One day, Brother Kornhoer finds that Taddeo isn't in the library.
He's studying the stone entranceway to the refractory.
The brother asks him what he's up to, and Taddeo says he's measuring the wear of the stones to determine their age.
Rather than rely on the abbey's records, Taddeo will use objective evidence to determine their age. This is a science, Shmoopers.
Dom Paulo is also interested in the inspection of their abbey, but he's more curious as to why the soldiers are making such detailed sketches of their fortifications.
Gault wonders if Taddeo's influence as Hannegan's kin might get the soldiers to stop, but Dom Paulo must find a way to broach the subject delicately.
On the fifth day, Taddeo discovers physics formulas from the 20th century and is totally stoked.
Got to love a man who finds equations beautiful.
Dom Paulo requests that Taddeo give a seminar on what he's studying—and in the simplest language possible.
You know how those stuffy academics can be. Boring and unintelligible, that's how. Yawn.
As one of those academics, Taddeo isn't sure he can make his language any simpler.
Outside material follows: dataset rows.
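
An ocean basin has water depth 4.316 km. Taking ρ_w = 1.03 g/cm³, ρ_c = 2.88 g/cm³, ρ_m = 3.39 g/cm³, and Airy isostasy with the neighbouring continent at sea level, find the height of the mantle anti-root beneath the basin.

15.7 km

In Airy isostatic equilibrium: replacing crust with seawater at the top is compensated by replacing crust with mantle at the base: d (ρ_c − ρ_w) = a (ρ_m − ρ_c).
a = d (ρ_c − ρ_w)/(ρ_m − ρ_c) = 4.316 km × 1.85/0.51 = 15.7 km.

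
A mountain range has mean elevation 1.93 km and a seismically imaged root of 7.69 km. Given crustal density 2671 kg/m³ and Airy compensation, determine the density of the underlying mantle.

Airy balance: ρ_c h = (ρ_m − ρ_c) r → ρ_m = ρ_c (1 + h/r).
ρ_m = 2671 × (1 + 1.93 km/7.69 km) = 3340 kg/m³.

3340 kg/m³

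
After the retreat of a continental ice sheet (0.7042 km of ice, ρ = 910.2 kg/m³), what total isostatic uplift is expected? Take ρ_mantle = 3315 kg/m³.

Removing the load lets mantle flow back in; uplift u satisfies ρ_ice t = ρ_m u.
u = t ρ_ice/ρ_m = 0.7042 km × 910.2/3315 = 0.193 km.

0.193 km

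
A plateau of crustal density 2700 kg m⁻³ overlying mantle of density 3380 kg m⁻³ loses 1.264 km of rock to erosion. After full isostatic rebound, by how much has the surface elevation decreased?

0.254 km

Rebound u = e ρ_c/ρ_m = 1.264 km × 2700/3380 = 1.01 km.
Net surface drop = e − u = 1.264 km − 1.01 km = e (ρ_m − ρ_c)/ρ_m = 0.254 km.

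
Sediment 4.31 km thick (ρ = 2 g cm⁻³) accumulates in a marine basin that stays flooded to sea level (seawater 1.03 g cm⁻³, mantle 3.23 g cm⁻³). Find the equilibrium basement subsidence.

1.9 km

Submarine loading: the sediment displaces seawater, and the subsidence is in turn flooded, so s (ρ_m − ρ_w) = t (ρ_sed − ρ_w).
s = 4.31 km × (2 − 1.03) / (3.23 − 1.03) = 1.9 km.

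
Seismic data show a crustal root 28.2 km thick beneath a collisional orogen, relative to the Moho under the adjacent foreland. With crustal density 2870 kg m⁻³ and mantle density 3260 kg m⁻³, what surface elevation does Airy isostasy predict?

Equating mass per unit area of the two columns: ρ_c h = (ρ_m − ρ_c) r.
h = r (ρ_m − ρ_c) / ρ_c = 28.2 km × (3260 − 2870) / 2870 = 3.83 km.

3.83 km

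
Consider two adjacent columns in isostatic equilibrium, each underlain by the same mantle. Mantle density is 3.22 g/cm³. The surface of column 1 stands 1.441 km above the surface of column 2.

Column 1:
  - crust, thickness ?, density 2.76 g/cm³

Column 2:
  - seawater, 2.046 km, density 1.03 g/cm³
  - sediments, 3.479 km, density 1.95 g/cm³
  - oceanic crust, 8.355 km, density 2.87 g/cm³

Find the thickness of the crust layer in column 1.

35.8 km

Take the compensation level at the base of the deeper column (depth z_c below the surface of column 1) and equate Σ ρ_i t_i down to z_c; mantle fills any gap and the z_c terms cancel.
Column 1: x×2.76 + (z_c − 0 − x)×3.22
Column 2: 1.441×0 + 2.046×1.03 + 3.479×1.95 + 8.355×2.87 + (z_c − 1.441 − 13.88)×3.22
The z_c×3.22 term appears on both sides and cancels. Collect the known terms of each column as K = Σ(ρt)_known − 3.22 × (depth of known layers): K_1 = 0 − 3.22×0 = 0; K_2 = 32.87028 − 3.22×(1.441 + 13.88) = −16.46334.
Balance: K_1 − x×(3.22 − 2.76) = K_2, so x = (K_1 − K_2)/(3.22 − 2.76) = 16.4633/0.46 = 35.8 km.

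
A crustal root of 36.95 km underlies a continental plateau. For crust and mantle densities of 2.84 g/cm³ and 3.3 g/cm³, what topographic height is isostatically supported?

Equating mass per unit area of the two columns: ρ_c h = (ρ_m − ρ_c) r.
h = r (ρ_m − ρ_c) / ρ_c = 36.95 km × (3.3 − 2.84) / 2.84 = 5.98 km.

5.98 km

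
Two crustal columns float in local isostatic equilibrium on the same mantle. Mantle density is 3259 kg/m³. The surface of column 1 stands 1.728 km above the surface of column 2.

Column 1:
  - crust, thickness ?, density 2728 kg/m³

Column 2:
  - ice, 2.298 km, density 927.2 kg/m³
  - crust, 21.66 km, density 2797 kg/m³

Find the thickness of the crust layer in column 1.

Take the compensation level at the base of the deeper column (depth z_c below the surface of column 1) and equate Σ ρ_i t_i down to z_c; mantle fills any gap and the z_c terms cancel.
Column 1: x×2728 + (z_c − 0 − x)×3259
Column 2: 1.728×0 + 2.298×927.2 + 21.66×2797 + (z_c − 1.728 − 23.958)×3259
The z_c×3259 term appears on both sides and cancels. Collect the known terms of each column as K = Σ(ρt)_known − 3259 × (depth of known layers): K_1 = 0 − 3259×0 = 0; K_2 = 62713.7256 − 3259×(1.728 + 23.958) = −20996.9484.
Balance: K_1 − x×(3259 − 2728) = K_2, so x = (K_1 − K_2)/(3259 − 2728) = 20996.9/531 = 39.5 km.

39.5 km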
But he agrees.
Taddeo also worries about offending their religious beliefs, but Dom Paulo assures him that will not happen.
The community of the Leibowitz Abbey looks forward to seeing the world take interest in the knowledge of the Memorabilia once again.
The abbot is relieved, believing more communication between the Church and the secular scholars will help ease the tensions between them. Then Gault goes all Commando Killjoy and reminds him of the sketches.